На фотографии какие-то взрослые люди, между ними Наташа, на заднем плане море и, кажется, какие-то лодки, я не уверен. Все размывается, смешивается, как гуашь в школьном альбоме.
– Вот еще одна, с моего дня рождения, – она подносит телефон еще ближе, – вот другая, из…
Она листает фотографии на экране айфона, но я уже ничего не вижу. Мурашки осторожно подбираются от основания шеи к макушке. У меня начинает кружиться голова. Как же это сладко, упиваться чувством жалости к самому себе! Ощущать себя обманутым, выброшенным на асфальт.
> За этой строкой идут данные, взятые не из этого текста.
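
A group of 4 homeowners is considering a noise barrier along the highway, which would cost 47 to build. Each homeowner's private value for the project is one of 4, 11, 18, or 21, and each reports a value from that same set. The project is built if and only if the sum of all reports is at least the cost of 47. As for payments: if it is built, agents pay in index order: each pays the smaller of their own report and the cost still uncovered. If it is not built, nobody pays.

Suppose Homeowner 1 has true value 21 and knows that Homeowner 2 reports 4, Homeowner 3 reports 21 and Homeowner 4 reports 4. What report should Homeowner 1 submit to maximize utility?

18

Report 4: project not built, utility 0.
Report 11: project not built, utility 0.
Report 18: project built, pays 18, utility 21 - 18 = 3.
Report 21: project built, pays 21, utility 21 - 21 = 0.
The best choice is 18 with utility 3.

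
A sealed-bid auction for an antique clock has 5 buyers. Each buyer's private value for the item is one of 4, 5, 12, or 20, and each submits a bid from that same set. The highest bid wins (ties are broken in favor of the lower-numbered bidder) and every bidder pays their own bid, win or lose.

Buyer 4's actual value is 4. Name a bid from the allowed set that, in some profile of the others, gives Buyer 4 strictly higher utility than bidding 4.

5

Suppose Buyer 1 bids 4, Buyer 2 bids 4, Buyer 3 bids 4 and Buyer 5 bids 4.
Bid 4: loses but pays 4, utility -4.
Bid 5: wins, pays 5, utility 4 - 5 = -1.
So bidding 5 beats truth here (-1 > -4).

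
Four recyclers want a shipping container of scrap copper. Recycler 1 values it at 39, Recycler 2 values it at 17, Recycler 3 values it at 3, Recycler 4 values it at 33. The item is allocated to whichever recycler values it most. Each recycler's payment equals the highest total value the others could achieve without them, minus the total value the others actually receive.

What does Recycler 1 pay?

Recycler 1 has the highest value and receives the item.
Without Recycler 1, the item would go to the next-highest value, 33, so the others could achieve 33.
With Recycler 1 present and winning, the others receive nothing, so their total is 0.
Payment = 33 - 0 = 33.

33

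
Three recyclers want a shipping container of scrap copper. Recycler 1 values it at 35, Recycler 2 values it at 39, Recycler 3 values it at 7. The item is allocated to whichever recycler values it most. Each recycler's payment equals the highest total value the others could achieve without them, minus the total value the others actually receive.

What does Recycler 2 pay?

Recycler 2 has the highest value and receives the item.
Without Recycler 2, the item would go to the next-highest value, 35, so the others could achieve 35.
With Recycler 2 present and winning, the others receive nothing, so their total is 0.
Payment = 35 - 0 = 35.

35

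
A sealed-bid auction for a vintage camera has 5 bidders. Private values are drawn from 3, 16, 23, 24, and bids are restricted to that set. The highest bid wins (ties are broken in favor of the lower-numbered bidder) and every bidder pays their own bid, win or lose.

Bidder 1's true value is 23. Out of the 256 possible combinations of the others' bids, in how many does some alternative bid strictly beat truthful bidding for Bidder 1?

191

Others bid (3, 3, 3, 3): truth gives 0; bid 3 gives 20 > 0. Violating.
Others bid (3, 3, 3, 16): truth gives 0; bid 16 gives 7 > 0. Violating.
Others bid (3, 3, 3, 24): truth gives -23; bid 24 gives -1 > -23. Violating.
Others bid (3, 3, 16, 3): truth gives 0; bid 16 gives 7 > 0. Violating.
Others bid (3, 3, 3, 23): truth gives 0; no alternative beats it.
Others bid (3, 3, 16, 23): truth gives 0; no alternative beats it.
(Checking all 256 profiles: 191 have a profitable deviation, 65 do not.)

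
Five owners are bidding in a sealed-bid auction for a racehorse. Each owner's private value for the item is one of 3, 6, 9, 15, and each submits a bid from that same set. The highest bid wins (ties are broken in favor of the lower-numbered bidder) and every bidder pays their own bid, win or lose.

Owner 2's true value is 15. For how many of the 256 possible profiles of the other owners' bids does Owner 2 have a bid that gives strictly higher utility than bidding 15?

118

Others bid (3, 3, 3, 3): truth gives 0; bid 6 gives 9 > 0. Violating.
Others bid (3, 3, 3, 6): truth gives 0; bid 6 gives 9 > 0. Violating.
Others bid (3, 3, 3, 9): truth gives 0; bid 9 gives 6 > 0. Violating.
Others bid (3, 3, 6, 3): truth gives 0; bid 6 gives 9 > 0. Violating.
Others bid (3, 3, 3, 15): truth gives 0; no alternative beats it.
Others bid (3, 3, 6, 15): truth gives 0; no alternative beats it.
(Checking all 256 profiles: 118 have a profitable deviation, 138 do not.)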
Глотать слезы обиды, зная, что на самом деле ты просто ошибся, чувак. И через секунду все будет как прежде, даже еще лучше. Ты слишком плохо думаешь о людях. Ты никому не веришь. Ни ей, ни себе.
– Идиот, господи, какой же ты идиот! – Она плачет мне в плечо. – Зачем ты себя насилуешь? Почему ты придумываешь себе жизнь, в которой все непременно должны тебя обмануть?
Я стираю ее, линия за линией. Смесь запаха ее тела, слез и духов. У меня все сильнее кружится голова и слегка закладывает уши.
– Я люблю тебя, – шепчет она откуда-то из-под моих рук.